Designing agent incentives to avoid side effects

Link post

This is a new post on the DeepMind Safety Research blog that summarizes the latest work on impact measures presented by the relative reachability paper (version 2) and the attainable utility preservation paper. The post examines the effects of various design choices on the agent incentives. We compare different combinations of the following design choices:

Baseline: starting state, inaction, stepwise inaction
Deviation measure: unreachability (UR), relative reachability (RR), attainable utility (AU)
Discounting: gamma = 0.99 (discounted), gamma=1.0 (undiscounted)
Function applied to the deviation measure: truncation f(d) = max(d, 0) (penalizes decreases), absolute f(d) = |d| (penalizes differences)

“On the Sushi environment, the RR and AU penalties with the starting state baseline produce interference behavior. Since the starting state is never reachable, the UR penalty is always at its maximum value. Thus it is equivalent to a movement penalty for the agent, and does not incentivize interference (arguably, for the wrong reason). Penalties with other baselines avoid interference on this environment.

On the Vase environment, discounted penalties with the inaction baseline produce offsetting behavior. Since taking the vase off the belt is reversible, the undiscounted measures give no penalty for it, so there is nothing to offset. The penalties with the starting state or stepwise inaction baseline do not incentivize offsetting.

On the Box environment, the UR measure produces the side effect (putting the box in the corner) for all baselines, due to its insensitivity to magnitude. The RR and AU measures incentivize the right behavior.

We note that interference and offsetting behaviors are caused by a specific choice of baseline, though these incentives can be mitigated by the choice of deviation measure. The side effect behavior (putting the box in the corner) is caused by the choice of deviation measure, and cannot be mitigated by the choice of baseline. In this way, the deviation measure acts as a filter for the properties of the baseline.

We also examined the effect of penalizing differences vs decreases in reachability or attainable utility. This does not affect the results on these environments, except for penalties with the inaction baseline on the Vase environment. Here, removing the vase from the belt increases reachability and attainable utility, which is captured by differences but not by decreases. Thus, the difference-penalizing variant of undiscounted RR with the inaction baseline produces offsetting on this environment, while the decrease-penalizing variant does not. Since stepwise inaction is a better baseline anyway, this effect is not significant.
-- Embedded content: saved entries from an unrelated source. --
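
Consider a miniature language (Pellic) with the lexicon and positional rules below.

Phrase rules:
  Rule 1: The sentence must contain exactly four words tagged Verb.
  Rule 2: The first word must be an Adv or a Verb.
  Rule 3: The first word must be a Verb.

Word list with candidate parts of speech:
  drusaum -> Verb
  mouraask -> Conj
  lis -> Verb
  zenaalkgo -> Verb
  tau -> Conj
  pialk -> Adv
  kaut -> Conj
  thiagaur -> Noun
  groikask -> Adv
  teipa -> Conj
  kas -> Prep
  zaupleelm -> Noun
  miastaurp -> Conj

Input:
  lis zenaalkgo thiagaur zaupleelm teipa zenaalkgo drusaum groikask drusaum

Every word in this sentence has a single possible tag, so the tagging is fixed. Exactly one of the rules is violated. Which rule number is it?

Fixed tagging: Verb Verb Noun Noun Conj Verb Verb Adv Verb.
Checking each rule: R1 fail, R2 pass, R3 pass.
Only rule 1 fails.

1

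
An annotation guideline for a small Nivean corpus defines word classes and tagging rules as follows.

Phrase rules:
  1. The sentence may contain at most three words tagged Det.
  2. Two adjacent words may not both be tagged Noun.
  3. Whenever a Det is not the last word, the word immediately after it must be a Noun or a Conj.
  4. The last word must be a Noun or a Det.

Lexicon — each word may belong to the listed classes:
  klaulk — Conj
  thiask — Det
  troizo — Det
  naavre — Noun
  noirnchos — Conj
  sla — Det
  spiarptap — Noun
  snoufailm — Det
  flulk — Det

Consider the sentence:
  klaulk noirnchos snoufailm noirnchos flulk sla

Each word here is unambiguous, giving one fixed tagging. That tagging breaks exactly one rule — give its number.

Fixed tagging: Conj Conj Det Conj Det Det.
Checking each rule: R1 holds, R2 holds, R3 violated, R4 holds.
Only rule 3 fails.

3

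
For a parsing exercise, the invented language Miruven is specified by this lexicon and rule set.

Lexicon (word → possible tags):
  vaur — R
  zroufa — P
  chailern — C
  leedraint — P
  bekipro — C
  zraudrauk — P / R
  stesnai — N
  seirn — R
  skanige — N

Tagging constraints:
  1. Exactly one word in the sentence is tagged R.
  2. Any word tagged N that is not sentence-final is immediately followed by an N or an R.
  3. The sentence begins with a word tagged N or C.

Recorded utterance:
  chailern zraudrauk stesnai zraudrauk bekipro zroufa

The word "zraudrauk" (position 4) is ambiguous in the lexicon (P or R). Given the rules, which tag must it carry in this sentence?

Candidates per position — 1:chailern {C}; 2:zraudrauk {P,R}; 3:stesnai {N}; 4:zraudrauk {P,R}; 5:bekipro {C}; 6:zroufa {P}.
Word 4 cannot be P — rule 2 would then fail for every completion. It is R.
Word 2 cannot be R — rule 1 would then fail for every completion. It is P.
So the tagging must be: C P N R C P.
Verifying each rule — rule 1 ok; rule 2 ok; rule 3 ok.

R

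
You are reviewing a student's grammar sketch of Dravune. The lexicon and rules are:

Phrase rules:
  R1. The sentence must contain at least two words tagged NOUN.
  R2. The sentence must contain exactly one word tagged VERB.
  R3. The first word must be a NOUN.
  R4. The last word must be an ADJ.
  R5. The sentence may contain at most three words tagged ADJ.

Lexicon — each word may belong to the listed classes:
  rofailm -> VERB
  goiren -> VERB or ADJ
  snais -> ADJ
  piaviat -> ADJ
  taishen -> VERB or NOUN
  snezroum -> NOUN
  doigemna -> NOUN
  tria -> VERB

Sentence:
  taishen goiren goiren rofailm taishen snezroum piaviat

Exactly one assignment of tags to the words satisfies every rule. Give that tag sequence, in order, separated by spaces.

NOUN ADJ ADJ VERB NOUN NOUN ADJ

Candidates per position — 1:taishen {VERB,NOUN}; 2:goiren {VERB,ADJ}; 3:goiren {VERB,ADJ}; 4:rofailm {VERB}; 5:taishen {VERB,NOUN}; 6:snezroum {NOUN}; 7:piaviat {ADJ}.
At position 1, choosing VERB makes rule 2 impossible to satisfy; hence NOUN.
At position 2, choosing VERB makes rule 2 impossible to satisfy; hence ADJ.
At position 3, choosing VERB makes rule 2 impossible to satisfy; hence ADJ.
At position 5, choosing VERB makes rule 2 impossible to satisfy; hence NOUN.
So the tagging must be: NOUN ADJ ADJ VERB NOUN NOUN ADJ.
Rule-by-rule: rule 1 holds; rule 2 holds; rule 3 holds; rule 4 holds; rule 5 holds.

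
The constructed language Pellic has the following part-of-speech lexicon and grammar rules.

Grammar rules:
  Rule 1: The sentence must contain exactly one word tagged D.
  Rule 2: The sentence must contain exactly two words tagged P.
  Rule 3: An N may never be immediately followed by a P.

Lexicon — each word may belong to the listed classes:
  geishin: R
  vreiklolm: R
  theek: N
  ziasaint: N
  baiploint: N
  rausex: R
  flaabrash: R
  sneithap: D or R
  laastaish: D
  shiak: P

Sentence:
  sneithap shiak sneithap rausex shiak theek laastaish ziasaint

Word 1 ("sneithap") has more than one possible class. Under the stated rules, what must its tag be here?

Candidates per position — 1:sneithap {D,R}; 2:shiak {P}; 3:sneithap {D,R}; 4:rausex {R}; 5:shiak {P}; 6:theek {N}; 7:laastaish {D}; 8:ziasaint {N}.
Position 1: tagging it D would leave rule 1 unsatisfiable, so it must be R.
Position 3: tagging it D would leave rule 1 unsatisfiable, so it must be R.
That leaves exactly one tagging: R P R R P N D N.
Check: rule 1 holds; rule 2 holds; rule 3 holds.

R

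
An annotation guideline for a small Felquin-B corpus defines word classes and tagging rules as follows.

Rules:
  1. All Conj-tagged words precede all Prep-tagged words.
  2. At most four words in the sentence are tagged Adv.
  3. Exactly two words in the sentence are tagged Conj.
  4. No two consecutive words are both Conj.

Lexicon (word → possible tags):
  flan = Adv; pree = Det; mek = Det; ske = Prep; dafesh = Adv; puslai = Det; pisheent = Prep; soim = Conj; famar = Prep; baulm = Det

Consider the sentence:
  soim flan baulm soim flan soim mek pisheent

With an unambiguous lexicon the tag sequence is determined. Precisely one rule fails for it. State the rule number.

3

Fixed tagging: Conj Adv Det Conj Adv Conj Det Prep.
Checking each rule: R1 pass, R2 pass, R3 fail, R4 pass.
Only rule 3 fails.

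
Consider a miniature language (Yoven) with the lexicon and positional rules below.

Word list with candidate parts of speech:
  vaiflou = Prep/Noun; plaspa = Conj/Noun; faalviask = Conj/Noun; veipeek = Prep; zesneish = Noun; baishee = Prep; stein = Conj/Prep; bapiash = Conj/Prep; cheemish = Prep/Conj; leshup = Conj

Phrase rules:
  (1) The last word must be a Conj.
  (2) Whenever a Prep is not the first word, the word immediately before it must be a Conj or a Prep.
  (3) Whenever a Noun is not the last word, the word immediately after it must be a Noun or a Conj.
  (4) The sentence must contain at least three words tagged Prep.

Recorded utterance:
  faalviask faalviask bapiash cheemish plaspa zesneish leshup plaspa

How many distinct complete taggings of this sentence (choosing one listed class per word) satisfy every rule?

Candidates per position — 1:faalviask {Conj,Noun}; 2:faalviask {Conj,Noun}; 3:bapiash {Conj,Prep}; 4:cheemish {Prep,Conj}; 5:plaspa {Conj,Noun}; 6:zesneish {Noun}; 7:leshup {Conj}; 8:plaspa {Conj,Noun}.
There are 64 candidate sequences in total.
Rule 4 cannot be satisfied by any choice of tags from the lexicon.
So there is no consistent tagging.
Count = 0.

0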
The design choice of differences vs decreases also affects the agent’s interruptibility. In the Survival environment introduced in the AU paper, the agent has the option to disable an off switch, which prevents the episode from ending before the agent reaches the goal. We found that the decrease-penalizing variants of RR and AU disable the off switch in this environment, while the difference-penalizing variants do not. However, penalizing differences in reachability or attainable utility also has downsides, since this can impede the agent’s ability to create desirable change in the environment more than penalizing decreases.”

Note that the Sushi environment used here has been modified from the original version in the AI Safety Gridworlds suite. Since the original version does not have any reward, this resulted in convergence issues, which were resolved by adding a rewarded goal state. The new version will be added to the suite sometime soon.

Overall, these results are consistent with the predictions in the AF comment proposing an ablation study on impact measures. The ablation study was implemented separately for the RR paper and the AUP paper, with similar results (except for the starting state baseline on the Survival environment), which is encouraging from a reproducibility perspective.

We look forward to future work on the many open questions remaining in this area, from scaling up impact measures to more complex environments, to developing a theoretical understanding of bad incentives. If we make progress on these questions, impact measures could shed light on what happens as an agent optimizes its environment, perhaps supporting a formal theory of how optimization pressure affects the world. Furthermore, while inferring preferences is impossible without normative assumptions, we might be able to bound decrease in the reachability of preferable states / the intended attainable utility. In other words, while it may be difficult to guarantee that the agent learns to pursue the right goal, maintaining the ability to pursue the right goal may be more feasible. This could pave the way to a minimalistic form of value alignment.